BBU-WASSER-RUNDBRIEF Nr. 1021, vom 20. Sept. - 2013 32. Jahrgang

regioWASSER e.V. - Freiburger Arbeitskreis Wasser im Bundesverband Bürgerinitiativen Umweltschutz e.V. (BBU)

Bundesarbeitskreis Wasser des BUND kritisiert Wasserkraftapologeten



Die ökologischen Nachteile einer verstärkten Wasserkraftgewinnung standen im Mittelpunkt einer bundesweiten Zusammenkunft von BUND-Wasserexperten am 20. Sept. 2013 in Fulda. Kritisch setzten sich die BUND-Wasserfachleute mit einem Thesenpapier der Deutschen Vereinigung für Wasserwirtschaft, Abwasser und Abfall e.V. (DWA) zur Wasserkraftgewinnung auseinander. Die DWA propagiert in elf Thesen die Meinung, dass die Energiewende nur durch einen verstärkte Nutzung der Wasserkraft zu schaffen sei. Nach Meinung der Aqua-BUNDler würden in den DWA-Thesen ökologische Prämissen völlig unterbelichtet bleiben. Dies sei u.a. darauf zurückzuführen, dass die DWA-Thesen fast ausschließlich von Ingenieuren aus dem Wasserbaubereich verfasst worden seien. Bei ihrer kritischen Einschätzung des Zubaus von Wasserkraftanlagen mussten sich die TeilnehmerInnen der Runde in Fulda auch mit verbandsinternen Vorwürfen auseinandersetzen. Den Wasserkraftkritikern im BUND wird vorgehalten, dass sie auf gleicher Stufe "wie die FDP und die Monopolkommission" stehen würden, wenn es darum gehe, die Energiewende zu sabotieren. Der Bundesarbeitskreis Wasser des BUND will angesichts dieser Kontroversen auch anregen, dass im BUND stärker als bislang über die Auswirkungen aller alternativen Energien auf die Biozönosen diskutiert wird. Nach der anfänglichen Euphorie über Biomasse und Biogas hat der BUND bereits eine Arbeitsgruppe eingerichtet, die als Querschnittsgremium die Auswirkungen der Erneuerbaren Energien auf den Naturschutz diskutiert. U.a. in dieser BUND-internen Arbeitsgruppe werden auch die BUND-Anforderungen an eine Weiterentwicklung des EEG debattiert.

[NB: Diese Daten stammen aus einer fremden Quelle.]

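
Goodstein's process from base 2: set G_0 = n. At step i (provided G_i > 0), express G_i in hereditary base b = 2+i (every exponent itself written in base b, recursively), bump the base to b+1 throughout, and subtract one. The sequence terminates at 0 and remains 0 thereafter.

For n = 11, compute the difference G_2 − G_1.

i=0: 11 = 2^(2 + 1) + 2 + 1 (b=2); 2→3: 3^(3 + 1) + 3 + 1 = 85; 85−1 = 84
i=1: 84 = 3^(3 + 1) + 3 (b=3); 3→4: 4^(4 + 1) + 4 = 1028; 1028−1 = 1027

943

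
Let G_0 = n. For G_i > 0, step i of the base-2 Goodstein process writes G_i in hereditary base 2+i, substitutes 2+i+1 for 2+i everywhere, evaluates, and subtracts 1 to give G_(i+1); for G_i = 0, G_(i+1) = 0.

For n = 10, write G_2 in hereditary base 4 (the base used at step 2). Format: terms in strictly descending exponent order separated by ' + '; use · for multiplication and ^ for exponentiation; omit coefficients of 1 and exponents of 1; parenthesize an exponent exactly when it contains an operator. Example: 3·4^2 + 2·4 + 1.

4^(4 + 1) + 1

step 0: 10 = 2^(2 + 1) + 2; sub 3 for 2: 3^(3 + 1) + 3; = 84; G_1 = 84−1 = 83
step 1: 83 = 3^(3 + 1) + 2; sub 4 for 3: 4^(4 + 1) + 2; = 1026; G_2 = 1026−1 = 1025
step 2: 1025 = 4^(4 + 1) + 1; sub 5 for 4: 5^(5 + 1) + 1; = 15626; G_3 = 15626−1 = 15625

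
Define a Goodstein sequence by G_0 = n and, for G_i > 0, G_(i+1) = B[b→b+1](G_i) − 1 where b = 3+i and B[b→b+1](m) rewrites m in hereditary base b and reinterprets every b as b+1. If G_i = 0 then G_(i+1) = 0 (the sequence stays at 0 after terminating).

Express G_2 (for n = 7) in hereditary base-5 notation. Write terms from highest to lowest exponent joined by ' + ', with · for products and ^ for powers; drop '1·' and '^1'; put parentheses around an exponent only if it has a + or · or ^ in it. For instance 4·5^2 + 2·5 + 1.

5 + 4

G_0=7  [base 3] 2·3 + 1  →[3↦4]→  2·4 + 1 = 9  −1 ⇒ G_1=8
G_1=8  [base 4] 2·4  →[4↦5]→  2·5 = 10  −1 ⇒ G_2=9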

"Grünes Mäntelchen für Steinschüttungen und Spundwände?"

Die Strukturverbesserung an den Bundeswasserstraßen war ein weiteres Thema auf der Sitzung des Bundesarbeitskreises Wasser des BUND in Fulda. Die Teilnehmenden konstatierten einen Generationenwechsel und ein Umdenken bei den Wasserbaubehörden und in den Wasserwirtschaftsverwaltungen: "Ein Umschwung ist im Gange! Die Maschinerie ist in Bewegung gekommen". Angesichts der gewässerökologischen Anforderungen der Wasserrahmenrichtlinie sei in den Verwaltungen eine große Verunsicherung zu verspüren: Die ehemals in Beton denkenden Wasserbauer müssten jetzt auf ein Mal ökologischen Gewässerausbau betreiben. Deshalb würde man inzwischen aus den ratlosen Verwaltungen heraus auch den Kontakt zu den Naturschutzverbänden suchen. Die sich daraus ergebenden Chancen sollte man nutzen - damit man sich in den Behörden nicht damit begnüge, den Steinschüttungen und Spundwänden "ein grünes Mäntelchen umzuhängen".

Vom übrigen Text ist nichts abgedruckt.